The much anticipated March FOMC minutes were released today (last Wed), and the minutes concluded exactly what I predicted in my last post titled “Is the Fed Trying to stop a “Market” that has gotten ahead of itself”. In it I said that the only reason they were raising rates unexpectedly is because they are trying to slow the bubble from getting any bigger.

The minutes confirmed that the February ‘out of nowhere talk’ of a rate hike, which led to a March rate hike, was all due to stocks and many other assets classes being a bubble.  FOMC officials are now openly admitting that their disastrous policies have created the largest asset bubbles in history, which has never been done before. On multiple occasions in years prior, many Fed officials, including former chair Greenspan, have openly said that it was very hard to spot asset bubbles in advance.

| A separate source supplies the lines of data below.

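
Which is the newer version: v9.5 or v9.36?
v9.36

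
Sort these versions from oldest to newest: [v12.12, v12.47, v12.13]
[v12.12, v12.13, v12.47]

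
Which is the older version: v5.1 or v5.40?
v5.1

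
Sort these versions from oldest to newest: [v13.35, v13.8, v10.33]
[v10.33, v13.8, v13.35]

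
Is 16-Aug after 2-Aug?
Yes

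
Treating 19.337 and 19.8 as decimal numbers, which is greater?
19.8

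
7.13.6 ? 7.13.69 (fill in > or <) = <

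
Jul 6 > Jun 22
True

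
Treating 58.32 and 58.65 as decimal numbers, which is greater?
58.65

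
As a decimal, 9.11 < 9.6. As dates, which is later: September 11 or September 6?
September 11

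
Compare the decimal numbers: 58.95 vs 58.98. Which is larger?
58.98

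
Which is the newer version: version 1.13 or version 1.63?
version 1.63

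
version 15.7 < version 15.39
True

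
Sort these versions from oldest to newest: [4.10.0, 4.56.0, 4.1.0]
[4.1.0, 4.10.0, 4.56.0]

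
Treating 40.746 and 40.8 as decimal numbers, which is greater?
40.8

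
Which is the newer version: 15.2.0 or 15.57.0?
15.57.0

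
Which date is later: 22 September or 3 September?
22 September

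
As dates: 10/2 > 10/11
False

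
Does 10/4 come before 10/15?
Yes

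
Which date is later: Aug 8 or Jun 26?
Aug 8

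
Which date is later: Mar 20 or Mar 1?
Mar 20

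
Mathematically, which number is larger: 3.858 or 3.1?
3.858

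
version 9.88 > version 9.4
True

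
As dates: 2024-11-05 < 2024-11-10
True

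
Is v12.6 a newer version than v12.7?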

Now they are openly saying that they are seeing bubbles. Many current Fed officials share that same stupid viewpoint as Greenspan, including Kashkari, Fisher and Powell. Powell, just this past January at a conference in Chicago, said “low rates can lead to excessive leverage and broadly unsustainable asset prices – things that we watch carefully for and do not observe at this point.” So it was surprising to see the following In today’s minutes from the March meeting:

In their discussion of recent developments in financial markets, participants noted that financial conditions remained accommodative despite the rise in longer-term interest rates in recent months and continued to support the expansion of economic activity. Many participants discussed the implications of the rise in equity prices over the past few months, with several of them citing it as contributing to an easing of financial conditions. A few participants attributed the recent equity price appreciation to expectations for corporate tax cuts or to increased risk tolerance among investors rather than to expectations of stronger economic growth. Some participants viewed equity prices as quite high relative to standard valuation measures. It was observed that prices of other risk assets, such as emerging market stocks, high-yield corporate bonds, and commercial real estate, had also risen significantly in recent months. In contrast, prices of farmland reportedly had edged lower, in part because low commodity prices continued to weigh on farm income. Still, farmland valuations were said to remain quite high as gauged by standard benchmarks such as rent-to-price ratios.

And also this major point:

 In addition, a number of participants remarked that recent and prospective changes in financial conditions posed upside risks to their economic projections, to the extent that financial developments provided greater stimulus to spending than currently anticipated, as well as downside risks to their economic projections if, for example, financial markets were to experience a significant correction. Participants also mentioned potential developments abroad that could have adverse implications for the U.S. economy.

Wait what? Didn’t Yellen herself say in June of 2016 that the Fed doesn’t target stock prices. Yes she did. That’s what makes this whole circus truly funny. Their polices of QE and years of ZIRP were to supposedly help create growth, and get the economy back on track. It was the “tinfoil hat conspiracy theorists” who said from the beginning, that the experiment that the fed was embarking on would not help the economy, but rather help the stock market and Wall Street.

Even four former fed officials, Richard Fischer, Thomas Hoenig, Charles Plosser, and Jeremy Stein shared the same view as these evil conspiracy theorists. Plosser put quite well in an interview for the documentary “Money For Nothing” by saying: “Stimulating the economy through monetary policy really does almost nothing to contribute to low unemployment rates or high employment in the long term. Printing money doesn’t produce goods and services, it doesn’t hire people.

But this is not the first time the Fed has warned that stock valuations are high, but it was the first time that they admitted that they have created, as Trump said, a Huge Bubble. Sometimes it can take a while, years in this case, for the people out of touch with reality who are put into positions to fix the economy that they destroyed, to finally see reality.